Les autres sont libres d’observer le mot d’ordre de grève, mais alors, il faut simplement qu’on prenne conscience que la contrepartie de la grève, c’est l’absence de salaire. La contrepartie de la grève, c’est aussi la situation dans laquelle le magistrat lui-même peut ne pas être présent sur son lieu de travail. De ce point de vue là, s’il faut encore que le gouvernement passe par d’autres mesures, notamment recruter des magistrats c’est n’est pas exclu », martèle-t-il.

Les questions qui viennent à l’esprit sont : comment cette verve ne s’est-elle pas manifestée depuis le début de la grève ? Comment un responsable a-t-il pu laisser les magistrats trois semaines hors de leurs juridictions ? Les comptes d’apothicaire faits en direct à la télévision peuvent-ils exempter le gouvernement qu’il représente sur le plateau de l’ORTM de sa responsable pleine à juguler à prévenir, à anticiper la crise syndicale magistrale, la première depuis que le Mali est Mali.

En confabulant et jacassant, de manière sordide et peu amène sur le traitement des magistrats à l’aune de leurs prétentions syndicales, le ministre Konaté ne fait pas un exercice d’éclairage, il règle ses comptes et jette l’ensemble des juges en pâture et à la vindicte de l’opinion. Regardez ces messieurs qui ont déjà pleins les poches et qui exigent plus dans la situation du pays ! Le ressenti est terriblement vexant pour les magistrats et son effet désastreux pour leurs doléances qu’ils estiment légitimes qui « n’ont reçu aucune contreproposition » de la part du gouvernement. Un gouvernement, qui craignant une flambée et une maximalisation des revendications, s’est emmuré derrière la préservation des équilibres budgétaires et n’a pas donné de suite aux demandes des magistrats.

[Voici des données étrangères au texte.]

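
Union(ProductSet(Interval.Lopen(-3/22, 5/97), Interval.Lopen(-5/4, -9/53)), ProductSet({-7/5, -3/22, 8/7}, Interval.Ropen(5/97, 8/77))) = Union(ProductSet({-7/5, -3/22, 8/7}, Interval.Ropen(5/97, 8/77)), ProductSet(Interval.Lopen(-3/22, 5/97), Interval.Lopen(-5/4, -9/53)))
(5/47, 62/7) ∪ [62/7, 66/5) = (5/47, 66/5)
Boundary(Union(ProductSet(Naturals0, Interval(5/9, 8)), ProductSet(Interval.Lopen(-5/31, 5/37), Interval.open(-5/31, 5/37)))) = Union(ProductSet({-5/31, 5/37}, Interval(-5/31, 5/37)), ProductSet(Interval(-5/31, 5/37), {-5/31, 5/37}), ProductSet(Union(Complement(Naturals0, Interval.open(-5/31, 5/37)), Naturals0), Interval(5/9, 8)))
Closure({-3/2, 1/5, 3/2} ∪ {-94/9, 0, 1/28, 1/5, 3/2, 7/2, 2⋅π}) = {-94/9, -3/2, 0, 1/28, 1/5, 3/2, 7/2, 2⋅π}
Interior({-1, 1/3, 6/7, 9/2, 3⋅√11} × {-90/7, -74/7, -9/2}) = ∅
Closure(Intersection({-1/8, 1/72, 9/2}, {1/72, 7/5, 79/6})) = {1/72}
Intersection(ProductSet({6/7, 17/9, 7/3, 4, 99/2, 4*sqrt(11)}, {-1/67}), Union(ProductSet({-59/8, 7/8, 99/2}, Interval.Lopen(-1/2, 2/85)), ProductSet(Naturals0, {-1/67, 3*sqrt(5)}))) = ProductSet({4, 99/2}, {-1/67})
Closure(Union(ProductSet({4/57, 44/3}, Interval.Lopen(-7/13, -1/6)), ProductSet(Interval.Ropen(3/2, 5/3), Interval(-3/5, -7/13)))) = Union(ProductSet({4/57, 44/3}, Interval(-7/13, -1/6)), ProductSet(Interval(3/2, 5/3), Interval(-3/5, -7/13)))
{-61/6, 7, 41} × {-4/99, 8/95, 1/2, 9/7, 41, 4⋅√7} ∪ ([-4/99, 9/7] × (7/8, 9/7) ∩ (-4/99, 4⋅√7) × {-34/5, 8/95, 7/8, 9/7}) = {-61/6, 7, 41} × {-4/99, 8/95, 1/2, 9/7, 41, 4⋅√7}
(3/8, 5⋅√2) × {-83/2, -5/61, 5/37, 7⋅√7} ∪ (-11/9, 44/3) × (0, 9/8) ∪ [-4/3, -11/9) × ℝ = ([-4/3, -11/9) × ℝ) ∪ ((-11/9, 44/3) × (0, 9/8)) ∪ ((3/8, 5⋅√2) × {-83/2, -5/61, 5/37, 7⋅√7})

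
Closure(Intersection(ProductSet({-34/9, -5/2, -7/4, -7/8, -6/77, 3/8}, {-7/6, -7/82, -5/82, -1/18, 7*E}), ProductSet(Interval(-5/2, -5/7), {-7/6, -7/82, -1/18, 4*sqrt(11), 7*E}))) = ProductSet({-5/2, -7/4, -7/8}, {-7/6, -7/82, -1/18, 7*E})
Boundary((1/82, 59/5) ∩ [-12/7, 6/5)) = {1/82, 6/5}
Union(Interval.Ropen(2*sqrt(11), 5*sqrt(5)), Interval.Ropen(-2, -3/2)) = Union(Interval.Ropen(-2, -3/2), Interval.Ropen(2*sqrt(11), 5*sqrt(5)))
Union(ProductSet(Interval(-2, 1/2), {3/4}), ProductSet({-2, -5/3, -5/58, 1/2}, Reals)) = Union(ProductSet({-2, -5/3, -5/58, 1/2}, Reals), ProductSet(Interval(-2, 1/2), {3/4}))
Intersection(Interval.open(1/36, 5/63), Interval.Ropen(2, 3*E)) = EmptySet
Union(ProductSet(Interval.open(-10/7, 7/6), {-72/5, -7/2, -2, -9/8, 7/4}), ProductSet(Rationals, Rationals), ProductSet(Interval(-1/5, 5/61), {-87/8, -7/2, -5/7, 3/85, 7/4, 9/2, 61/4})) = Union(ProductSet(Interval.open(-10/7, 7/6), {-72/5, -7/2, -2, -9/8, 7/4}), ProductSet(Interval(-1/5, 5/61), {-87/8, -7/2, -5/7, 3/85, 7/4, 9/2, 61/4}), ProductSet(Rationals, Rationals))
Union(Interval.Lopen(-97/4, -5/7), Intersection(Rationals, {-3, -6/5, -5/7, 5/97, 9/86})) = Union({5/97, 9/86}, Interval.Lopen(-97/4, -5/7))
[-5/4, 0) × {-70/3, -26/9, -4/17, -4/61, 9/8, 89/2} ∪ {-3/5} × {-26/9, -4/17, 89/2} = [-5/4, 0) × {-70/3, -26/9, -4/17, -4/61, 9/8, 89/2}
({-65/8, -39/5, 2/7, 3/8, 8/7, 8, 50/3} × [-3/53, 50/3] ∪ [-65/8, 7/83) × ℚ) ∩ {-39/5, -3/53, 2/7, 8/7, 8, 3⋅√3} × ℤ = ({-39/5, -3/53} × ℤ) ∪ ({-39/5, 2/7, 8/7, 8} × {0, 1, …, 16})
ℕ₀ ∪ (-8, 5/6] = (-8, 5/6] ∪ ℕ₀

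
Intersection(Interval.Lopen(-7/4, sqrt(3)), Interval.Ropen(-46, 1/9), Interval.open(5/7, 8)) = EmptySet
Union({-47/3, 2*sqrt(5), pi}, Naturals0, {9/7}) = Union({-47/3, 9/7, 2*sqrt(5), pi}, Naturals0)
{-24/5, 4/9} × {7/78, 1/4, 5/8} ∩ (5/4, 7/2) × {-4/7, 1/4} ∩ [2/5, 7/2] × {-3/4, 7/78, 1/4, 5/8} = ∅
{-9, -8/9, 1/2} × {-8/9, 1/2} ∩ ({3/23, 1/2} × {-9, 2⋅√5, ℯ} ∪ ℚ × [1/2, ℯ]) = {-9, -8/9, 1/2} × {1/2}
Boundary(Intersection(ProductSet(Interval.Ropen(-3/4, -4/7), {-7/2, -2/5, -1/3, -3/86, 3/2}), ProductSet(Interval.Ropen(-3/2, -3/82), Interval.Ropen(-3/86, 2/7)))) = ProductSet(Interval(-3/4, -4/7), {-3/86})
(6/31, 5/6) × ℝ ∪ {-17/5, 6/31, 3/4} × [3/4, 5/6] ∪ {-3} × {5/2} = ({-3} × {5/2}) ∪ ((6/31, 5/6) × ℝ) ∪ ({-17/5, 6/31, 3/4} × [3/4, 5/6])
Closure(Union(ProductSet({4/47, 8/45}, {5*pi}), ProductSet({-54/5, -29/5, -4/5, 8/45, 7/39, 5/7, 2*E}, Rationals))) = Union(ProductSet({4/47, 8/45}, {5*pi}), ProductSet({-54/5, -29/5, -4/5, 8/45, 7/39, 5/7, 2*E}, Reals))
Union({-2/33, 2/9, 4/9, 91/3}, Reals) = Reals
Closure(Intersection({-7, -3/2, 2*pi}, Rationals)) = {-7, -3/2}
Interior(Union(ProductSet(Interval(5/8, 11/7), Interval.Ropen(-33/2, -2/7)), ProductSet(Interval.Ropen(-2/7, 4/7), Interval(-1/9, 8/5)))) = Union(ProductSet(Interval.open(-2/7, 4/7), Interval.open(-1/9, 8/5)), ProductSet(Interval.open(5/8, 11/7), Interval.open(-33/2, -2/7)))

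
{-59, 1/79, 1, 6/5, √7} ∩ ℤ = {-59, 1}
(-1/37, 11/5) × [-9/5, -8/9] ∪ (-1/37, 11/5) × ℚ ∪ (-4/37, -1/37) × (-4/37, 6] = ((-4/37, -1/37) × (-4/37, 6]) ∪ ((-1/37, 11/5) × (ℚ ∪ [-9/5, -8/9]))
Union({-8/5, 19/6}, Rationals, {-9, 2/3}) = Rationals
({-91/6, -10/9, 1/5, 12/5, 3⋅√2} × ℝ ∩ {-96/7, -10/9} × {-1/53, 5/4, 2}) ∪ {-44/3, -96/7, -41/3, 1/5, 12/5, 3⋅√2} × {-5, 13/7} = ({-10/9} × {-1/53, 5/4, 2}) ∪ ({-44/3, -96/7, -41/3, 1/5, 12/5, 3⋅√2} × {-5, 13/7})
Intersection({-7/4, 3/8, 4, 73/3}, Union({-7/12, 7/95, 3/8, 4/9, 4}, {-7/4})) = {-7/4, 3/8, 4}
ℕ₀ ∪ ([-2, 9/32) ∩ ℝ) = [-2, 9/32) ∪ ℕ₀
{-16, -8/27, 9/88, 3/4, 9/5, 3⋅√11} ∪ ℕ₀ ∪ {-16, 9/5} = {-16, -8/27, 9/88, 3/4, 9/5, 3⋅√11} ∪ ℕ₀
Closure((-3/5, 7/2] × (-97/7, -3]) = ({-3/5, 7/2} × [-97/7, -3]) ∪ ([-3/5, 7/2] × {-97/7, -3}) ∪ ((-3/5, 7/2] × (-97/7, -3])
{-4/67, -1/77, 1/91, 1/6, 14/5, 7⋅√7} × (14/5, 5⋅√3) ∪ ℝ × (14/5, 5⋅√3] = ℝ × (14/5, 5⋅√3]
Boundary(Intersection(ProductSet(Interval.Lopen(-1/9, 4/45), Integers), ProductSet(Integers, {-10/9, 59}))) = ProductSet(Range(0, 1, 1), {59})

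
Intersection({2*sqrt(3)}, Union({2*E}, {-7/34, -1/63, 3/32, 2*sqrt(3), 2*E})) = {2*sqrt(3)}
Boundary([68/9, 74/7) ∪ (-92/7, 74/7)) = {-92/7, 74/7}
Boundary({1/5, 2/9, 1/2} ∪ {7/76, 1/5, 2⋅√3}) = {7/76, 1/5, 2/9, 1/2, 2⋅√3}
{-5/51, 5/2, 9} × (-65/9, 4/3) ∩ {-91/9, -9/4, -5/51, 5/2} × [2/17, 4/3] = {-5/51, 5/2} × [2/17, 4/3)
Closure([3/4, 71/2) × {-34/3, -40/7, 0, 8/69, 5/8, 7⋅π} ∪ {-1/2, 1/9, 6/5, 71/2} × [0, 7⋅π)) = ({-1/2, 1/9, 6/5, 71/2} × [0, 7⋅π]) ∪ ([3/4, 71/2] × {-34/3, -40/7, 0, 8/69, 5/8, 7⋅π})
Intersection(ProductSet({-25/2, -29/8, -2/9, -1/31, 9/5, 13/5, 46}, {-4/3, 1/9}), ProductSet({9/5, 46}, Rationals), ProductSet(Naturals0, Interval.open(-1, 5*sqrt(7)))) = ProductSet({46}, {1/9})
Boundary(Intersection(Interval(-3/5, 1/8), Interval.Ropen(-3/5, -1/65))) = {-3/5, -1/65}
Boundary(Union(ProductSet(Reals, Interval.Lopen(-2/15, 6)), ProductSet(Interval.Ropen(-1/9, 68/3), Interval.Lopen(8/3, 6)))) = ProductSet(Reals, {-2/15, 6})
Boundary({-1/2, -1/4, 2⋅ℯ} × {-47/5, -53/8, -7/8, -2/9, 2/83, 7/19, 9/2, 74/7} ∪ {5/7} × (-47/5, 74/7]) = ({5/7} × [-47/5, 74/7]) ∪ ({-1/2, -1/4, 2⋅ℯ} × {-47/5, -53/8, -7/8, -2/9, 2/83, 7/19, 9/2, 74/7})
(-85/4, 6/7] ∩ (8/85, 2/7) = (8/85, 2/7)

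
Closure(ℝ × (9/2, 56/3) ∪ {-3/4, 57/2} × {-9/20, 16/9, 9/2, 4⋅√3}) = (ℝ × [9/2, 56/3]) ∪ ({-3/4, 57/2} × {-9/20, 16/9, 9/2, 4⋅√3})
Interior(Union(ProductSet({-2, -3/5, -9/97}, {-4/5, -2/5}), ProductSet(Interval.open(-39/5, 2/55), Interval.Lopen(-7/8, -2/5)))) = ProductSet(Interval.open(-39/5, 2/55), Interval.open(-7/8, -2/5))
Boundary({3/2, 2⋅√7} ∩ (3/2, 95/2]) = {2⋅√7}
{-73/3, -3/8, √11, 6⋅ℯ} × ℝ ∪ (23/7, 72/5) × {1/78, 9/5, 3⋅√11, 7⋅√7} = ({-73/3, -3/8, √11, 6⋅ℯ} × ℝ) ∪ ((23/7, 72/5) × {1/78, 9/5, 3⋅√11, 7⋅√7})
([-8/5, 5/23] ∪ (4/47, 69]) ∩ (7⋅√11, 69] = (7⋅√11, 69]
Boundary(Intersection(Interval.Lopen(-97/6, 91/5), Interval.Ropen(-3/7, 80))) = {-3/7, 91/5}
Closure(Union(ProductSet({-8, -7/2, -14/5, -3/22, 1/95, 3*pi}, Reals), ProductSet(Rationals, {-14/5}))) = Union(ProductSet({-8, -7/2, -14/5, -3/22, 1/95, 3*pi}, Reals), ProductSet(Reals, {-14/5}))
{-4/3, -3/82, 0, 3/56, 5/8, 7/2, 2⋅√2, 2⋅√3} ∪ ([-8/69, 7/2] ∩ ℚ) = {-4/3, 2⋅√2, 2⋅√3} ∪ (ℚ ∩ [-8/69, 7/2])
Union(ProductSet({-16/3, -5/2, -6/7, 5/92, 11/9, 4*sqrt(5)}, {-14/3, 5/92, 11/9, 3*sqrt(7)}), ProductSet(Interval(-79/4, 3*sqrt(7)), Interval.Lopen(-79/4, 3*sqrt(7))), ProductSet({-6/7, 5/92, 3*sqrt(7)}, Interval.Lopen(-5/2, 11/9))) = Union(ProductSet({-16/3, -5/2, -6/7, 5/92, 11/9, 4*sqrt(5)}, {-14/3, 5/92, 11/9, 3*sqrt(7)}), ProductSet(Interval(-79/4, 3*sqrt(7)), Interval.Lopen(-79/4, 3*sqrt(7))))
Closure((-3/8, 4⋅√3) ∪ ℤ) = ℤ ∪ [-3/8, 4⋅√3]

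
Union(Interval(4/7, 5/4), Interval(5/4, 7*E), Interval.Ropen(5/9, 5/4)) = Interval(5/9, 7*E)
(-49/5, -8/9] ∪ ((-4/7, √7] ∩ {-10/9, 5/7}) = (-49/5, -8/9] ∪ {5/7}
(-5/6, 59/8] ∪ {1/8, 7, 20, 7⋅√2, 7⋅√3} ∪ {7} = (-5/6, 59/8] ∪ {20, 7⋅√2, 7⋅√3}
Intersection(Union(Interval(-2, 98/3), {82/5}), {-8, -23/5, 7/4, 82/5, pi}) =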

Comptant sur le pourrissement de la situation, la récolte a été un bel enlisement. N’est-ce pas parce qu’ils ont su tenir bon que le gouvernement a lâché du lest ? Dès lors le ministre de la Justice est mal-fondé à présenter les concessions comme un trophée, une preuve de bonne volonté du gouvernement qu’il brandit.

C’est pourquoi il n’est pas exagéré de voir dans cette sortie inattendue, une opération de Com incendiaire dont les conséquences impacteront forcément et gravement le cours des négociations. En effet, comment faire prospérer le souci d’apaisement et le besoin de rétablir le dialogue en invectivant et en brandissant des menaces à l’emporte-pièce ? Plus que tout autre, Me Konaté devrait se convaincre qu’« il n’y a pas vierge à la maternité » et ce n’est pas le fait de recruter d’autres magistrats qui va résoudre l’équation syndicale posée.

Enfin, déballant sur la page Facebook du ministère de la Justice, la stratégie à minima pour faire face à la situation, le Garde des sceaux ne fait qu’enfoncer davantage le gouvernement. Parce qu’il reconnaît et endosse la responsabilité de l’épreuve de force désormais engagée : « Les premières négociations entamées sur ces bases ont échoué. Le gouvernement, conscient de ce que d’autres corps tout aussi méritants que celui des magistrats seraient alors légitimement fondés d’exprimer les mêmes demandes. Au risque de voir l’explosion des équilibres budgétaires, le gouvernement n’a pas donné de suite à ces demandes. »

Mais enfin, attendons de voir le gouvernement prendre toutes ses responsabilités et agir en conséquence, comme le promet le ministre de la Justice.